Fire in the Minds of Men: Origins of the Revolutionary Faith
- Fire in the Minds of Men: Origins of the Revolutionary Faith
- Author: James H. Billington
- Language: English
- Publisher: Transaction Publishers
- Publication date: 1980
- Pages: 677 (paperback)
- ISBN: 978-0-7658-0471-6
- OCLC: 39074080
- Dewey Decimal: 303.6/4/09034 21
- LC Class: HM283 .B54 1999

= Fire in the Minds of Men =

1980 book by James H. Billington

Fire in the Minds of Men: Origins of the Revolutionary Faith is a 1980 book by historian James H. Billington about the spread of ideas. Billington analyzes the ideas that inspired European revolutionary movements from the 1700s to the 1900s.

==Synopsis==
The book takes its name from Dostoevsky's The Possessed, and it attempts to investigate the passion for revolutionary change which developed strongly in Central Europe and Russia starting with the French Revolution of 1789. Unlike many other histories of revolutions and revolutionaries Billington does not focus on events and social causes leading to popular uprisings.
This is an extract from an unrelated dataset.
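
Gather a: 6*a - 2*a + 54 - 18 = 4*a + 36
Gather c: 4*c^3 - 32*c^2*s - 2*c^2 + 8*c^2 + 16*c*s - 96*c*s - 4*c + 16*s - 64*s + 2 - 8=4*c^3 + c^2*(6 - 32*s) + c*(-80*s - 4) - 48*s - 6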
Instead he follows a sometimes almost invisible thread of incendiary ideas sometimes transferred via occult societies, but all having common genesis in the motto of the French Revolution: "Liberté, égalité, fraternité". In Billington's historiography he presents the second and third terms as reactions to and expansions of the more rudimentary (and susceptible to egoism) concept of liberty. He describes how the idea of brotherhood was inherited from secret and occult societies such as the freemasons and became an inflammatory idea which led to the Paris Commune but then was extinguished as far as popular revolutions went (until it resurfaced as national socialism in 1920s' Germany). Instead the idea of equality would become the fuel for socialism and communism.
Billington equates the two schools of thought, claiming that though socially opposed in outside appearance, in their own respective way (one promoting individualism, the other collectivism), each is striving toward establishing these mutual goals, viz. a secular humanist society that is both egalitarian and utilitarian. These two social power factions were founded by the two thinkers Proudhon and Marx, the former being the social and secularist republican (anti-monarchist) individualist, and the latter the socialist anarchist (communism) collectivist.